かなり古いけれど、英訳の参考書として、以下の一冊を挙げておきたい。
小正幸造『すぐれた英語翻訳への道―創造する翻訳者が使う技法集』

英訳を始めた頃に一読し、とても勉強になった。

特に、目から鱗が落ちる思いがしたのが「二重懸垂技法」(p.78〜)。

和文の読者は、主部が長くてなかなか述部が出てこなくとも、きちんと文を追ってくれるのだが、これをそのまま英語にすると、とても読みにくいものになってしまう。英語は、長い主部を嫌うので、それをなるべく短くする工夫が必要。その技法のひとつが、この二重懸垂技法である。

最初に挙げられた例文は、

"Estimates of the reserves of sand and gravel in the three main gravel pits were made."
「主要砂利採掘場3か所にある砂と砂利の量の見積もりが出た。」

というもので、長い主部の最後に、短い述部(were made)が付加された構造で、英文としては不安定で読みにくい。
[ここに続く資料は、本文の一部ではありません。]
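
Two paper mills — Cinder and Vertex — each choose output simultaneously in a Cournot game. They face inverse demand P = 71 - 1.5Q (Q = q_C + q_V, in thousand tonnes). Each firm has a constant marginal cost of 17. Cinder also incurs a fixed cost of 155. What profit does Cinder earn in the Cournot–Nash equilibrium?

A representative firm's profit is π_i = q_i(71 - 1.5Q) - 17q_i.
Setting ∂π_i/∂q_i = 0 with rivals' quantities fixed: 54 - 3q_i - (3/2)q_j = 0.
By symmetry each firm produces the same amount; substituting q_j = q_i yields q_i = 54/(9/2) = 12.
Price P = 71 - (3/2)·24 = 35.
Cinder's profit: (35 - 17)·12 - 155 = 61.

61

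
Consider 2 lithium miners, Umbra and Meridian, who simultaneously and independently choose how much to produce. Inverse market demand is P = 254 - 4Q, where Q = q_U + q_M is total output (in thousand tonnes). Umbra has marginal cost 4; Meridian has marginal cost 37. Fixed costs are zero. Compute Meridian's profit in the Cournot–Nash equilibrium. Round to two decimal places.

940.44

Umbra's profit: π_U = (254 - 4Q)q_U - (4q_U). Setting ∂π_U/∂q_U = 0: 250 - 8q_U - 4(q_M) = 0.
Meridian's profit: π_M = (254 - 4Q)q_M - (37q_M). Setting ∂π_M/∂q_M = 0: 217 - 8q_M - 4(q_U) = 0.
Best responses: q_U = (250 - 4q_M)/8, q_M = (217 - 4q_U)/8.
Substituting one into the other gives q_U = 283/12 and q_M = 46/3.
Price P = 254 - 4·(467/12) = 295/3.
Meridian's profit: (295/3 - 37)·(46/3) = 940.4444.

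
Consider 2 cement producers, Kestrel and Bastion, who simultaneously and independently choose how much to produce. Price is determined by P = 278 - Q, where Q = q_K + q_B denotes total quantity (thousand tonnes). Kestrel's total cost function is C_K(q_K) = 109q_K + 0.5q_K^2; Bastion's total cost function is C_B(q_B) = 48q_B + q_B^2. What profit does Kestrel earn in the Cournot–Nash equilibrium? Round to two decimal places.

Kestrel's profit: π_K = (278 - Q)q_K - (109q_K + (1/2)q_K²). Setting ∂π_K/∂q_K = 0: 169 - 3q_K - (q_B) = 0.
Bastion's first-order condition: 230 - 4q_B - (q_K) = 0.
So q_K = (169 - q_B)/3 and q_B = (230 - q_K)/4.
Solving the pair: q_K = 446/11, q_B = 521/11.
Price P = 278 - 967/11 = 190.0909.
Kestrel's profit: 190.0909·(446/11) - 109·(446/11) - (1/2)(446/11)² = 2465.9008.

2465.90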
このような文を書くとき、ネイティブ・ライターは、半ば無意識に、主部を構成するof句を、述部の後に移動させてしまうのだという。すなわち、

"Estimates were made of the reserves of sand and gravel in the three main gravel pits."

というように、「見積もり」が「出た」と、まず言い切ってしまい、その後に、主語を修飾するof句をぶら下げ、ゆっくり説明する。この形式が、英語として自然で、安定感があるということのようだ。

この技法は、of句に限らず、他の前置詞句、不定詞句などにも利用可能で、同書には、様々な用例が挙げられている。さらに、関係詞節にも利用可能であり、同書の例を一つ挙げておく。まず、頭の重いままの文は、

"A safety device that automatically detects rotor overspeed is incorporated."
「各ローターのオーバースピードを自動検知する安全装置が付いています。」

二重懸垂技法を適用すると、
"A safety device is incorporated that automatically detects rotor overspeed."
と、安定した形になる。

特許翻訳を発注する日本の顧客は、英文としての自然さよりも、逐語的な対応を重視する傾向にある。このため、二重懸垂技法は歓迎されないだけでなく、酷い場合には「文法的な誤り」として訂正されることもよくある。

しかしながら、英米人が起案した特許文書を注意して読むと、この二重懸垂技法は決して特殊なものではないことがわかる。"an apparatus is provided that"という表現など、実際に多用されている。

顧客の好みによっては、英訳には使えないかもしれないけれど、この技法を少し意識しておくと、英文を読むときに混乱が少なくなると思う。

スキルの掛け算?

複数分野のスキルを組み合わせることで、希少性のある人材になれるという話をよく聞く。ある分野で100人のうちの1人になるまでスキルを磨き、さらに別の分野で同様に修練すれば、両者の掛け算で1万人に1人の人材に成れるとか。

さらに、これらの専門分野が異なっていればいるほど、両軸のなす角度が大きくなり、掃引できる面積が広くなるらしい。

確かに、こんなふうにできれば良いとは思うけれど、実際のところ、専門分野のスキルを維持するためには、実務で頻繁に使うか、あるいは定期的な復習が必要になる。常に意識を向けていないと、スキルはすぐに陳腐化する。溜まった水が腐るように。

現実的な方針としては、実務に使う主なスキルが一つと、それに関連したスキルをもう一つといったところではないだろうか。「角度」が小さければ、掃引する面積も狭くなるけど、頻繁に参照することになるので色が褪せない。


自分でも、いくつかの専門分野を愚直に学んできたけれど、実務上の専門から離れた分野は、スキルの維持が難しい。

様々な分野を貪欲に学ぶ時期があってもよいけれど、一通りやって気が済んだら、メンテナンスを継続可能な分野を絞り込む必要があると思う。スキルの断捨離というか、ときめかないスキルを切り捨てるというか…。

 

実務の中心を特許和英翻訳に置く場合、いくつかの技術分野の知識とともに、法学の知識が重要ではある。特に、特許法民法民事訴訟法、行政法は、一応わかっていたほうがいい。

ただし、どれもこれも深く学べばいいというわけでもない。最重要の特許法であっても、弁理士になるのでなければ、いわゆる「方式」分野の知識はあまり必要ではなくて、中心となるのは「実体」に関する法令と判例に絞られる。弁理士というフロントマンに任せるべきは任せて、特許技術者や翻訳者は、下士官の役割に徹して、実体面を深く掘っていく方がいい。「桜切る馬鹿、梅切らぬ馬鹿」というわけでもないけど、広げるべき分野の角度は、士官と下士官とでは自ずと異なる。


このところ、錆びついた知識をどうにかしようと、いろいろ復習していたこともあって、「スキルの掛け算」という安易な言葉が気になってしまった。もちろん、複数分野のスキルを常に維持できる人もいるけれど、それは、もともと1万人に1人の人材だったのでは、と思ったり…。

assignと前置詞

  • assign O1 O2
  • assign O2 to O1 

「O1にO2を割り当てる。」

 

前者の用例で、withを使う誤用をよく見かける。

 

以下のように、受動態で用いることも多い(不要な前置詞を入れないように注意)。

 

The computer is assigned an IP address.